Paris police investigators think an electrical short-circuit most likely caused the fire at Notre-Dame Cathedral, a police official said on April 18 , as France paid a daylong tribute to the firefighters who saved the world-renowned landmark.

A judicial police official told The Associated Press that investigators made an initial assessment of the cathedral Wednesday but don’t have a green light to search Notre on Dame’s charred interior because of ongoing safety hazards.

The cathedral’s fragile walls were being shored up with wooden planks, said the official, who spoke on condition of anonymity because he wasn’t authorized to speak by name about an ongoing investigation.

Investigators so far believe the fire was accidental, and are questioning both cathedral staff and workers who were carrying out renovations. Some 40 people had been questioned by, according to the Paris prosecutor’s office.

Fire chaplain helped to save religious artefacts from burning cathedral

A hero emerging from the Notre-Dame Cathedral fire on April 15 was Father Jean-Marc Fournier, chaplain of the Paris Fire Brigade, who is credited with saving a reliquary containing the crown of thorns and the Blessed Sacrament from the burning cathedral. “Father Fournier is an absolute hero,” a member of the Paris fire department told reporters on April 16, adding that the priest showed “no fear at all as he made straight for the relics inside the cathedral, and made sure they were saved. He deals with life and death every day and shows no fear.”

Draft of new constitution for Curia reform ready for consultation

A draft of the proposed apostolic constitution for reforming and governing the Roman Curia will soon be sent out to leaders of the world’s bishops’ conferences, religious orders and some pontifical universities for their observations and suggestions.

The draft, which has been approved by Pope Francis’ Council of Cardinals, will be subjected to this “consultative step” before it is once more amended and then given to the Pope for his consideration, Alessandro Gisotti, interim director of the Vatican press office, told reporters on April 10.

The proposed apostolic constitution, provisionally titled “Praedicate Evangelium” (“Preach the Gospel”) also will be sent to the Synods of the Eastern Catholic Churches, the dicasteries of the Roman Curia, the conferences of major superiors of men and women religious and some pontifical universities.

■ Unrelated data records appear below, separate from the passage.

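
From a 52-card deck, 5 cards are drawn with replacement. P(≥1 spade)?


P(not a spade) = 39/52 = 3/4
P(none in 5 draws) = (3/4)^5 = 243/1024
P(≥1 spade) = 1 - 243/1024 = 781/1024

P = 781/1024 ≈ 76.27%


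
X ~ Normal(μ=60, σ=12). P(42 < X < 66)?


z₁=(42-60)/12=-1.5, z₂=(66-60)/12=0.5
P = Φ(0.5) - Φ(-1.5) = 0.691462 - 0.066807 = 0.624655 ≈ 0.6247

P(42 < X < 66) ≈ 0.6247


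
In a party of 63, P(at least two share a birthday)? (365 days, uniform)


P(all different) = Π(365-i)/365 for i=0..62
= 0.003396
P(match) = 1 - 0.003396 = 0.996604

P ≈ 0.9966 ≈ 99.66%


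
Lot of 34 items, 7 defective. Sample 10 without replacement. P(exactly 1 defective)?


Hypergeometric: C(7,1)×C(27,9)/C(34,10)
= 7×4686825/131128140 = 15295/61132

P(X=1) = 15295/61132 ≈ 25.02%


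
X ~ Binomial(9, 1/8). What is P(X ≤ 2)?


P(X ≤ 2) = Σ P(X=i) for i=0..2
P(X=0) = 40353607/134217728
P(X=1) = 51883209/134217728
P(X=2) = 7411887/33554432
Sum = 30471091/33554432

P(X ≤ 2) = 30471091/33554432 ≈ 90.81%


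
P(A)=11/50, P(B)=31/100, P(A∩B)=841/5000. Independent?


P(A)×P(B) = 341/5000
P(A∩B) = 841/5000
Not equal → NOT independent

No, not independent


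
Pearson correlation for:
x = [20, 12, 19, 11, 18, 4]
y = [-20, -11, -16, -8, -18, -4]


n=6, Σx=84, Σy=-77, Σxy=-1264, Σx²=1366, Σy²=1181
r = (6×(-1264) - 84×(-77))/√((6×1366 - 84²)(6×1181 - (-77)²))
= -1116/√(1140×1157) = -1116/√1318980 ≈ -1116/1148.4685 ≈ -0.9717

r ≈ -0.9717


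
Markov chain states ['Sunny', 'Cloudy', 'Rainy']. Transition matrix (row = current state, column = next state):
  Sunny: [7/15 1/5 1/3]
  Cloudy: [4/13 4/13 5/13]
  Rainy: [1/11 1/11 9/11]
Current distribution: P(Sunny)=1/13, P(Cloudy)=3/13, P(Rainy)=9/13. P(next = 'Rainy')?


P(next=Rainy) = Σᵢ P(now=i)×P(i→Rainy)
= 1/13×1/3 + 3/13×5/13 + 9/13×9/11
= 1/39 + 15/169 + 81/143 = 3797/5577

P = 3797/5577 ≈ 0.6808


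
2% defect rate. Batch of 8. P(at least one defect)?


P(all good) = (49/50)^8 = 33232930569601/39062500000000
P(≥1 defect) = 5829569430399/39062500000000

P = 5829569430399/39062500000000 ≈ 14.92%


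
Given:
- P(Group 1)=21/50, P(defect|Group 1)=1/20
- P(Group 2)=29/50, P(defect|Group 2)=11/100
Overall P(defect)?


P(B) = Σ P(B|Aᵢ)×P(Aᵢ)
  1/20×21/50 = 21/1000
  11/100×29/50 = 319/5000
Sum = 53/625

P(defect) = 53/625 ≈ 8.48%


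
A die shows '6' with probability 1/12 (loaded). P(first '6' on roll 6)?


Geometric: P(X=6) = (1-p)^(k-1)×p = (11/12)^5×1/12 = 161051/2985984

P(X=6) = 161051/2985984 ≈ 5.39%


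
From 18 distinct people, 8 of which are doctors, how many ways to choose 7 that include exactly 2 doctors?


Choose 2 of the 8 doctors and 5 of the other 10 people:
C(8,2)×C(10,5) = 28×252 = 7056

7056


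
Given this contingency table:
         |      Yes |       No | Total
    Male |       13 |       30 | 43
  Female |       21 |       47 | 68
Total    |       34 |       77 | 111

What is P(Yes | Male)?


P(Yes | Male) = 13/(13+30) = 13/43

P(Yes|Male) = 13/43 ≈ 30.23%


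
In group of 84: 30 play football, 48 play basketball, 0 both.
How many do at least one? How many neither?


|A∪B| = 30+48-0 = 78
Neither = 84-78 = 6

At least one: 78; Neither: 6


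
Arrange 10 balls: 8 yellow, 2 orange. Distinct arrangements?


10!/(8!×2!) = 45

45


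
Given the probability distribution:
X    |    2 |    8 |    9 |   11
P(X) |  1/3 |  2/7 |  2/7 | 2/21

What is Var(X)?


E[X] = 46/7
E[X²] = 380/7
Var(X) = E[X²] - (E[X])² = 380/7 - 2116/49 = 544/49

Var(X) = 544/49 ≈ 11.1020


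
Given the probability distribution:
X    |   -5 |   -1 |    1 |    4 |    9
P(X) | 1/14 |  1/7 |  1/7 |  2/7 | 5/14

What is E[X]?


E[X] = Σ x·P(X=x)
= (-5)×(1/14) + (-1)×(1/7) + (1)×(1/7) + (4)×(2/7) + (9)×(5/14)
= 4

E[X] = 4


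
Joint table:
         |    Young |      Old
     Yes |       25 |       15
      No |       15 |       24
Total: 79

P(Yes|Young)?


P(Yes|Young) = 25/(25+15) = 25/40 = 5/8

P = 5/8 ≈ 62.50%


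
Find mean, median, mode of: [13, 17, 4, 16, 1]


Sorted: [1, 4, 13, 16, 17]
Mean = 51/5
Median = 13
Freq: {13: 1, 17: 1, 4: 1, 16: 1, 1: 1}
Mode: No mode

Mean=51/5, Median=13, Mode=No mode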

They will be asked to send observations and suggestions to the Council of Cardinals so that changes or additions can be made and a final draft be given to the Pope by the end of 2019, Gisotti said.

The Council of Cardinals, which has been advising the Pope on the reform of the Curia and church governance in general, met at the Vatican on April 8-10.

Solutions need to be found with the whole Church, not just Rome

At a visit to La Croix during a Paris conference organized by the German, Swiss and French bishops’ conferences on “The common good in Europe,” Cardinal Reinhard Marx of Munich, a member of Pope Francis’ advisory council of cardinals, reflects on the crisis that the Church is currently experiencing.

“Since Vatican II, we have asked ourselves how the Church should situate itself within a modern, pluralist society where people are free to believe or not that Jesus was raised from the dead and that they can actually meet him.

What we need to imagine is not ‘a new Church’ but a Church that situates itself ‘in another way.’ Catholics themselves have said they want change.

However, this is a slow and painful process. Raising awareness does not occur at the same pace everywhere and some prefer to seek security in the past.

This is reinforced today by a loss of credibility resulting from the revelations of sexual abuse, as well as from a lack of financial transparency and a culture of secrecy.